Голованов спрашивает коротко, быстро — Буров отвечает неторопливо, тоже вроде бы немногословно, но так, что возвращаться к вопросу не приходится; умение это приходит к людям с житейским опытом. Мелькает забавная мысль — если заглянуть в кабинет снаружи, в окно, все бы, наверно, показалось по-другому, наоборот: поблескивая очками в тонкой золотой оправе, пожилой представительный мужчина спокойно, уверенно расспрашивает молодого подвижного человека, своего подчиненного…
В окне, за плечами Бурова, видны легкие белые колонны Дома культуры, щит с какой-то афишкой и стоящий рядом зеленый «ижевец» с коляской. Если наклониться чуть вправо, покажется и угол продовольственного магазина, почти сплошь стеклянного; эта часть центральной усадьбы, дополненная, конечно, солидным, из серого силикатного кирпича зданием правления — в котором мы и находимся сейчас, — с клумбами у подъезда и экономной полосой асфальта, похожа на уголок небольшого благоустроенного городка.

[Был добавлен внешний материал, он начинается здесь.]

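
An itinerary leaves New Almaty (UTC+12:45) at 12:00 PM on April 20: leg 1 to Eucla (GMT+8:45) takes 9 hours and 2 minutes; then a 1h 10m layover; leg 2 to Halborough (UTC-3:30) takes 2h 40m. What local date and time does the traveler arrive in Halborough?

Convert departure to UTC: 12:00 PM − 12:45 = 11:15 PM UTC on Apr 19.
Add 9 hours 2 minutes leg 1 → 8:17 AM UTC (Apr 20).
Add 1 hour 10 minutes layover in Eucla → 9:27 AM UTC.
Add 2 hours 40 minutes leg 2 → 12:07 PM UTC.
Halborough is UTC−3:30, so local arrival = 12:07 PM − 3:30 = 8:37 AM on Apr 20.

8:37 AM on Apr 20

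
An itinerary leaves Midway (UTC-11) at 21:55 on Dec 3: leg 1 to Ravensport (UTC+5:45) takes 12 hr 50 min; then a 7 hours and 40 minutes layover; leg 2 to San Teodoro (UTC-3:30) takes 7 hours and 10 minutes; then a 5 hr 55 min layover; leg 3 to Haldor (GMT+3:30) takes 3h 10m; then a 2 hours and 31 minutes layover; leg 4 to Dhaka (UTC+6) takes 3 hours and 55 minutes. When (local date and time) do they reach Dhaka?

10:06 on Dec 6

Convert departure to UTC: 21:55 + 11:00 = 08:55 UTC on Dec 4.
Add 12 hours 50 minutes leg 1 → 21:45 UTC.
Add 7 hours and 40 minutes layover in Ravensport → 05:25 UTC (Dec 5).
Add 7 hours and 10 minutes leg 2 → 12:35 UTC.
Add 5 hours and 55 minutes layover in San Teodoro → 18:30 UTC.
Add 3 hours and 10 minutes leg 3 → 21:40 UTC.
Add 2 hours 31 minutes layover in Haldor → 00:11 UTC (Dec 6).
Add 3 hours 55 minutes leg 4 → 04:06 UTC.
Dhaka is UTC+6:00, so local arrival = 04:06 + 6:00 = 10:06 on Dec 6.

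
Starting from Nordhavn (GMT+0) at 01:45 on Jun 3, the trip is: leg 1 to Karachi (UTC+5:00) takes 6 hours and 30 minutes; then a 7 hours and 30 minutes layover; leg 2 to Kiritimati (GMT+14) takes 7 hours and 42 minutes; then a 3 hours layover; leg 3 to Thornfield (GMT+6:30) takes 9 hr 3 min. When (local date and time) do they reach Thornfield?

18:00 on June 4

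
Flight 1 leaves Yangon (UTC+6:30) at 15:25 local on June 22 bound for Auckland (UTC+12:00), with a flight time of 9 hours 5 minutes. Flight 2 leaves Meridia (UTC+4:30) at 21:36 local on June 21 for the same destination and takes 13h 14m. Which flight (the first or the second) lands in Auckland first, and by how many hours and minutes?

Flight 1 in UTC: 15:25 − 6:30 = 08:55 on Jun 22.
+9 hours 5 minutes → arrive 18:00 UTC on Jun 22.
Flight 2 in UTC: 21:36 − 4:30 = 17:06 on Jun 21.
+13 hours 14 minutes → arrive 06:20 UTC on Jun 22.
Flight 2 lands earlier by 11 hours 40 minutes.

the second, by 11 hours 40 minutes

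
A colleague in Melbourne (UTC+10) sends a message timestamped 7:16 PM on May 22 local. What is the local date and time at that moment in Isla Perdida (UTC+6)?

3:16 PM on May 22

In UTC: 7:16 PM − 10:00 = 9:16 AM on May 22.
Isla Perdida is UTC+6:00: 9:16 AM + 6:00 = 3:16 PM on May 22.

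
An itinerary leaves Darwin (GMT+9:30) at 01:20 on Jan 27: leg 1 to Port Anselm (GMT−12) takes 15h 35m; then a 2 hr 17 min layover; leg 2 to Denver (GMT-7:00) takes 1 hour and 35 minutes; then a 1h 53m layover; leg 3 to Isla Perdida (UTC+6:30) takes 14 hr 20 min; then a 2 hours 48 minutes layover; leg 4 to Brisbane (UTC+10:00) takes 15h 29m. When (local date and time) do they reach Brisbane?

Convert departure to UTC: 01:20 − 9:30 = 15:50 UTC on Jan 26.
Add 15 hours and 35 minutes leg 1 → 07:25 UTC (Jan 27).
Add 2 hours and 17 minutes layover in Port Anselm → 09:42 UTC.
Add 1 hour 35 minutes leg 2 → 11:17 UTC.
Add 1 hour and 53 minutes layover in Denver → 13:10 UTC.
Add 14 hours 20 minutes leg 3 → 03:30 UTC (Jan 28).
Add 2 hours and 48 minutes layover in Isla Perdida → 06:18 UTC.
Add 15 hours 29 minutes leg 4 → 21:47 UTC.
Brisbane is UTC+10:00, so local arrival = 21:47 + 10:00 = 07:47 on Jan 29.

07:47 on January 29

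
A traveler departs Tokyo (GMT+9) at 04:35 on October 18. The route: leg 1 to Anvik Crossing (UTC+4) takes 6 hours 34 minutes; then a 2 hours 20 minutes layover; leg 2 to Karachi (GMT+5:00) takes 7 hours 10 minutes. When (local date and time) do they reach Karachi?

16:39 on October 18

Convert departure to UTC: 04:35 − 9:00 = 19:35 UTC on Oct 17.
Add 6 hours 34 minutes leg 1 → 02:09 UTC (Oct 18).
Add 2 hours and 20 minutes layover in Anvik Crossing → 04:29 UTC.
Add 7 hours and 10 minutes leg 2 → 11:39 UTC.
Karachi is UTC+5:00, so local arrival = 11:39 + 5:00 = 16:39 on Oct 18.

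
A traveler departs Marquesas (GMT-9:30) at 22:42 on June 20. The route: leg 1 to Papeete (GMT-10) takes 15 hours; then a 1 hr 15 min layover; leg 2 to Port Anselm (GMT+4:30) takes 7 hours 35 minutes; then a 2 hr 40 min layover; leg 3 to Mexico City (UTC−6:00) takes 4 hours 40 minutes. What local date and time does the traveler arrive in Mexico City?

09:22 on June 22

Convert departure to UTC: 22:42 + 9:30 = 08:12 UTC on Jun 21.
Add 15 hours leg 1 → 23:12 UTC.
Add 1 hour 15 minutes layover in Papeete → 00:27 UTC (Jun 22).
Add 7 hours 35 minutes leg 2 → 08:02 UTC.
Add 2 hours and 40 minutes layover in Port Anselm → 10:42 UTC.
Add 4 hours and 40 minutes leg 3 → 15:22 UTC.
Mexico City is UTC−6:00, so local arrival = 15:22 − 6:00 = 09:22 on Jun 22.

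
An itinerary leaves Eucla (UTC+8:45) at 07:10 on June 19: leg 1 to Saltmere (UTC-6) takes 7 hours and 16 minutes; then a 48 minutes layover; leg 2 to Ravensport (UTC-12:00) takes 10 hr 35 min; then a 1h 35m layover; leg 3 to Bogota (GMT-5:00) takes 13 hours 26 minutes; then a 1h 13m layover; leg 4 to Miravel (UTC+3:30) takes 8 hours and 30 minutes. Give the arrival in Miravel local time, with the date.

Convert departure to UTC: 07:10 − 8:45 = 22:25 UTC on Jun 18.
Add 7 hours 16 minutes leg 1 → 05:41 UTC (Jun 19).
Add 48 minutes layover in Saltmere → 06:29 UTC.
Add 10 hours 35 minutes leg 2 → 17:04 UTC.
Add 1 hour and 35 minutes layover in Ravensport → 18:39 UTC.
Add 13 hours and 26 minutes leg 3 → 08:05 UTC (Jun 20).
Add 1 hour 13 minutes layover in Bogota → 09:18 UTC.
Add 8 hours and 30 minutes leg 4 → 17:48 UTC.
Miravel is UTC+3:30, so local arrival = 17:48 + 3:30 = 21:18 on Jun 20.

21:18 on June 20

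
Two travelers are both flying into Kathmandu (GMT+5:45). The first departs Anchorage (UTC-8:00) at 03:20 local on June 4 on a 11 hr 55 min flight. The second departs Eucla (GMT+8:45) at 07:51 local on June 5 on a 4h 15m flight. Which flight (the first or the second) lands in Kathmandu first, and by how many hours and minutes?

Flight 1 in UTC: 03:20 + 8:00 = 11:20 on Jun 4.
+11 hours 55 minutes → arrive 23:15 UTC on Jun 4.
Flight 2 in UTC: 07:51 − 8:45 = 23:06 on Jun 4.
+4 hours 15 minutes → arrive 03:21 UTC on Jun 5.
Flight 1 lands earlier by 4 hours 6 minutes.

the first, by 4 hours 6 minutes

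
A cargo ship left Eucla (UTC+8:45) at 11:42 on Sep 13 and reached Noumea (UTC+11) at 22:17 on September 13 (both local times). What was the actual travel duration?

8 hours 20 minutes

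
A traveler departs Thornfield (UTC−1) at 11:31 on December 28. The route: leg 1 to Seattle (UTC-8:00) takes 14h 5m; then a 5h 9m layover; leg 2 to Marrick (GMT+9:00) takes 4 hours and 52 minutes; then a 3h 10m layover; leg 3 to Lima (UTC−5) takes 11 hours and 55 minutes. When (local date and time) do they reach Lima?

22:42 on December 29

Convert departure to UTC: 11:31 + 1:00 = 12:31 UTC on Dec 28.
Add 14 hours and 5 minutes leg 1 → 02:36 UTC (Dec 29).
Add 5 hours 9 minutes layover in Seattle → 07:45 UTC.
Add 4 hours 52 minutes leg 2 → 12:37 UTC.
Add 3 hours 10 minutes layover in Marrick → 15:47 UTC.
Add 11 hours and 55 minutes leg 3 → 03:42 UTC (Dec 30).
Lima is UTC−5:00, so local arrival = 03:42 − 5:00 = 22:42 on Dec 29.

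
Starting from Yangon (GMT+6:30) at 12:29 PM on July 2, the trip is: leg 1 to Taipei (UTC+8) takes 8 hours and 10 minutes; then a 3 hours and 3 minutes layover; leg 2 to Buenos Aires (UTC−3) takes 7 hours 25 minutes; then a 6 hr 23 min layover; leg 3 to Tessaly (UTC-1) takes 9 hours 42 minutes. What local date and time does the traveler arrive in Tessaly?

3:42 PM on Jul 3

Convert departure to UTC: 12:29 PM − 6:30 = 5:59 AM UTC on Jul 2.
Add 8 hours and 10 minutes leg 1 → 2:09 PM UTC.
Add 3 hours and 3 minutes layover in Taipei → 5:12 PM UTC.
Add 7 hours 25 minutes leg 2 → 12:37 AM UTC (Jul 3).
Add 6 hours 23 minutes layover in Buenos Aires → 7:00 AM UTC.
Add 9 hours 42 minutes leg 3 → 4:42 PM UTC.
Tessaly is UTC−1:00, so local arrival = 4:42 PM − 1:00 = 3:42 PM on Jul 3.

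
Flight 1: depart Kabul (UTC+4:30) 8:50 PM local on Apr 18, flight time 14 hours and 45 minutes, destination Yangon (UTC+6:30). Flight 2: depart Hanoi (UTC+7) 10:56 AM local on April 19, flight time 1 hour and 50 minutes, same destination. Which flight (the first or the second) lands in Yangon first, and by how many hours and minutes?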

Прислушиваясь к деловой беседе, внимательно слежу за Головановым — в ожидании какого-либо знака: чтобы вовремя выйти, не слышать разговора, который неизбежно должен состояться. Прежде всего потому, что — неудобно, но еще и потому, что вообще не хочу слушать такой разговор. Симпатии мои уже отданы этому пожилому, с суховатым интеллигентным лицом человеку, не верю, что он мог натворить что-то такое, за что его надо вытаскивать на бюро — употребляя выражение председателя райисполкома. Жду и оказываюсь врасплох застигнутым.
Говоря о прополке сахарной свеклы, Буров вдруг — безо всякого перехода — спрашивает:
— Иван Константинович, может, хватит нам в прятки играть? Я ведь тоже, как вы, люблю — напрямую.
— Давайте — хватит, — с маху соглашается Голованов.
Чуть замешкавшись, я вскакиваю, демонстративно вынимаю из кармана пачку «Беломора».
— Да курите вы тут, пожалуйста! — Буров машет рукой. — Хотите — вон окно откроем.
Не вставая, он поворачивается, тычком распахивает рамы и снова в упор взглядывает на секретаря райкома.
— Все точно, Иван Константинович, было. В среду, можно сказать — в самые рабочие часы, грохнул целый стакан. О причине пока не говорю — неважно… Грохнул, может, там какую щепотку соленой капусты в рот и кинул. И пошел в правление. Позвонили — нужно было что-то подписать…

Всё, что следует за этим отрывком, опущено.